Let’s see how we can use Fibers. Imagine a situation when we have two functions:
- validate – it does complex data validation
- processData – it does complex and time consuming data processing
We would like to start the validation and processing data at the same time. If the validation is successful then the processing continues. If the validation fails then we stop processing. Implementing it with ZIO and Fibers is pretty straightforward:
val result = for { processDataFiber <- processData(data).fork validateDataFiber <- validateData(data).fork isValid <- validateDataFiber.join _ <- if (!isValid) processDataFiber.interrupt else IO.unit processingResult <- processDataFiber.join } yield processingResult
It starts processing and validating the data in lines (2) and (3). fork function returns an effect that forks this effect into a separate fiber. This fiber is returned immediately. In line (4) the fiber is joined, which suspends the joining fiber until the result of the fiber has been determined. If the validation result is false
then we stop the processData
fiber immediately, else we continue. Then in line (7) we wait for finishing the data processing.

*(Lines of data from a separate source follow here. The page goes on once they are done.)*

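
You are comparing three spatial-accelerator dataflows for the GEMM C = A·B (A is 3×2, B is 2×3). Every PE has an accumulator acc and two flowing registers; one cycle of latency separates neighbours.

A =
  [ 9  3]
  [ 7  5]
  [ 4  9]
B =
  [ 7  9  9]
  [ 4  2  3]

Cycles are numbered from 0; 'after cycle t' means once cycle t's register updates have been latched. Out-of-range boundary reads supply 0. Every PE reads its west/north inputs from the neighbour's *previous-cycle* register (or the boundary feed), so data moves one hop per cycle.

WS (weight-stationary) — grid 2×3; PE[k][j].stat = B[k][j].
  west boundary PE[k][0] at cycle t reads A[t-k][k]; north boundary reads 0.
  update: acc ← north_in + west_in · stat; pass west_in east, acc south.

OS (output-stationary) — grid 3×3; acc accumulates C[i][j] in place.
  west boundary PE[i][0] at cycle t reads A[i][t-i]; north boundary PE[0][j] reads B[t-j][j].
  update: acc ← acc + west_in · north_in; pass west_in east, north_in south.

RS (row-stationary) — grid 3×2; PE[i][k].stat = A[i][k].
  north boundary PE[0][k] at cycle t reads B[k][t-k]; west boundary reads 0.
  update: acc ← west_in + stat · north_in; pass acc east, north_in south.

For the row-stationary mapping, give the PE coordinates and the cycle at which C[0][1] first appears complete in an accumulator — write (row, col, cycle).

(row, col, cycle) = (0, 1, 2)

Under RS, C[0][1] lands at PE[0][1]:
  step 0 · PE0,1: acc=0; fwd→0 fwd↓0
  step 1 · PE0,1: acc=75; fwd→75 fwd↓4
  step 2 · PE0,1: acc=87; fwd→87 fwd↓2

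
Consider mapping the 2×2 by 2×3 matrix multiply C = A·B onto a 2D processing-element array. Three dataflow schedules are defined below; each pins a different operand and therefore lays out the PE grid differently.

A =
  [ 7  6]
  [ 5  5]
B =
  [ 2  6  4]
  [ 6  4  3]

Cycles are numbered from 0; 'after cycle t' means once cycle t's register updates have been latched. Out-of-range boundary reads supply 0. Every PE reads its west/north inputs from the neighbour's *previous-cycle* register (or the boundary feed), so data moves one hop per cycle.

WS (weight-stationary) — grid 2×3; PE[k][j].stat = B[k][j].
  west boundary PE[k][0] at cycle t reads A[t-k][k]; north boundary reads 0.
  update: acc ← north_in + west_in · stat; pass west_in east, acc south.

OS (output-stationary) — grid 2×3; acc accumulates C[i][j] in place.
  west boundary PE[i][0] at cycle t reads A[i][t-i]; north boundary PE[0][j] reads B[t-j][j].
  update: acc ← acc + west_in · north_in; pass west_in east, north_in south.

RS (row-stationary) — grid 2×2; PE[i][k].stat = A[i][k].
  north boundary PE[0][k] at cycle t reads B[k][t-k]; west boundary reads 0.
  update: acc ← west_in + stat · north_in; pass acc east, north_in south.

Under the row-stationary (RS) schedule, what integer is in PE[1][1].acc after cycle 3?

PE[1][1].acc = 50

RS (2×2). Following PE[1][1] plus its west/north inputs:
  after 0 — PE[0][1] acc=0, pass-E 0, pass-S 0
  after 0 — PE[1][0] acc=0, pass-E 0, pass-S 0
  after 0 — PE[1][1] acc=0, pass-E 0, pass-S 0
  after 1 — PE[0][1] acc=50, pass-E 50, pass-S 6
  after 1 — PE[1][0] acc=10, pass-E 10, pass-S 2
  after 1 — PE[1][1] acc=0, pass-E 0, pass-S 0
  after 2 — PE[0][1] acc=66, pass-E 66, pass-S 4
  after 2 — PE[1][0] acc=30, pass-E 30, pass-S 6
  after 2 — PE[1][1] acc=40, pass-E 40, pass-S 6
  after 3 — PE[0][1] acc=46, pass-E 46, pass-S 3
  after 3 — PE[1][0] acc=20, pass-E 20, pass-S 4
  after 3 — PE[1][1] acc=50, pass-E 50, pass-S 4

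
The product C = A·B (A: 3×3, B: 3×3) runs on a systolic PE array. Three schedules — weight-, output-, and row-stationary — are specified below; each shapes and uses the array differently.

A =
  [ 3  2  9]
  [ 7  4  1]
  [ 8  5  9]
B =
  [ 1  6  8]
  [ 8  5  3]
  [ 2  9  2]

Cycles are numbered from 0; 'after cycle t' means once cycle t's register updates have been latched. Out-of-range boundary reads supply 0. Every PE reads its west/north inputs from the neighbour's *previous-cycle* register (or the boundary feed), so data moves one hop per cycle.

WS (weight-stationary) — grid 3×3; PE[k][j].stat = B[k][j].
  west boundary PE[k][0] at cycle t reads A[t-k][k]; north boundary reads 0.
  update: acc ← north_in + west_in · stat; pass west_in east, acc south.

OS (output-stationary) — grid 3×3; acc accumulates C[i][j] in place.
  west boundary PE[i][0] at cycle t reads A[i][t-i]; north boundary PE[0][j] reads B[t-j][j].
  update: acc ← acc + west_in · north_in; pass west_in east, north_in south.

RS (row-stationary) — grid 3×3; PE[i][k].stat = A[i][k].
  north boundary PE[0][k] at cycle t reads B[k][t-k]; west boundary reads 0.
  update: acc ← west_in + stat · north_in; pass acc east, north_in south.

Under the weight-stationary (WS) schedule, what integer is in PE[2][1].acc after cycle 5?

PE[2][1].acc = 154

WS on a 3×3 grid — tracing PE[2][1] and its feeders:
  step 0 · PE1,1: acc=0; fwd→0 fwd↓0
  step 0 · PE2,0: acc=0; fwd→0 fwd↓0
  step 0 · PE2,1: acc=0; fwd→0 fwd↓0
  step 1 · PE1,1: acc=0; fwd→0 fwd↓0
  step 1 · PE2,0: acc=0; fwd→0 fwd↓0
  step 1 · PE2,1: acc=0; fwd→0 fwd↓0
  step 2 · PE1,1: acc=28; fwd→2 fwd↓28
  step 2 · PE2,0: acc=37; fwd→9 fwd↓37
  step 2 · PE2,1: acc=0; fwd→0 fwd↓0
  step 3 · PE1,1: acc=62; fwd→4 fwd↓62
  step 3 · PE2,0: acc=41; fwd→1 fwd↓41
  step 3 · PE2,1: acc=109; fwd→9 fwd↓109
  step 4 · PE1,1: acc=73; fwd→5 fwd↓73
  step 4 · PE2,0: acc=66; fwd→9 fwd↓66
  step 4 · PE2,1: acc=71; fwd→1 fwd↓71
  step 5 · PE1,1: acc=0; fwd→0 fwd↓0
  step 5 · PE2,0: acc=0; fwd→0 fwd↓0
  step 5 · PE2,1: acc=154; fwd→9 fwd↓154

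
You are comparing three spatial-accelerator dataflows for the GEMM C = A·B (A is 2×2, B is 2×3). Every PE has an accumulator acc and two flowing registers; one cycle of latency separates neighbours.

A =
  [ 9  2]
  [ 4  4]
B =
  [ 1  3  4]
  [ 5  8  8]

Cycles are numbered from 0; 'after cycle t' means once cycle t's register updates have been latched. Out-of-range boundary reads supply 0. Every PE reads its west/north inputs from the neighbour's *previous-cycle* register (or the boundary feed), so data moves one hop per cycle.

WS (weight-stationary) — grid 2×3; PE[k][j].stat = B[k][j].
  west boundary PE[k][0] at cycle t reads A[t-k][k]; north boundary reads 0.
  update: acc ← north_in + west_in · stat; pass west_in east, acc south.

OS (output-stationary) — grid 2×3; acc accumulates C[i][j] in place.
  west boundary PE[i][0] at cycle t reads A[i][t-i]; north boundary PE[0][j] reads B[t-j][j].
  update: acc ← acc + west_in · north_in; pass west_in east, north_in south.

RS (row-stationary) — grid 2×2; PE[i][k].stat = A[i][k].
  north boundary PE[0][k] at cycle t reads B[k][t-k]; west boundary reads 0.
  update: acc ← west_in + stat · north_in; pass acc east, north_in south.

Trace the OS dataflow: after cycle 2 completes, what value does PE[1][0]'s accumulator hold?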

This looks like the code that should run immediately, the same as similar code using Scala Futures. However, this is not the case for ZIO. In the above program we describe the functionality but we do not say how to run it. Running part is defined as late as possible. This feature also makes it pure functional. We can create a runtime and pass it around to run the effects:
val runtime = new DefaultRuntime {} runtime.unsafeRun(DataProcessor.process())
Having the basic knowledge, we can write benchmarks we wrote with Scala Future before using the ZIO library.
The code can be found here:
Here are the results:
[info] Result "com.dblazejewski.benchmark.zio.ZioMathTanBenchmark.zioForComprehensionTestCase": [info] 1090.656 ±(99.9%) 79.370 ns/op [Average] [info] (min, avg, max) = (1007.467, 1090.656, 1164.134), stdev = 52.498 [info] CI (99.9%): [1011.286, 1170.026] (assumes normal distribution)
The performance difference is enormous. It only confirms what was already published by John A. De Goes on Twitter some time ago:
I am not going to dive in this post into the details of using ZIO library. There are already great resources provided:
- the ZIO website: https://zio.dev/
- blog post by Adam Warski
- A Tour of ZIO by John A. De Goes
- Functional Scala - Modern Data Driven Applications with ZIO Streams by Itamar Ravid
Conclusion
Scala Future was a very good improvement of poor Java Future. When jumping from Java to Scala it was so huge difference in "developer-friendliness" that every come back to Java was a real pain.
However the more you dive into functional programming the more limitations of the Scala Future you see. Lack of referential transparency, accidental sequentiality, ExecutionContext are only a few of those limitations.
ZIO is still in the early stage but I am sure it will really shine in the future. Also the trend that is happening in the Scala ecosystem these days where there is shift from the early object-functional programming to current purely functional programming will also favour purely functional solutions like ZIO.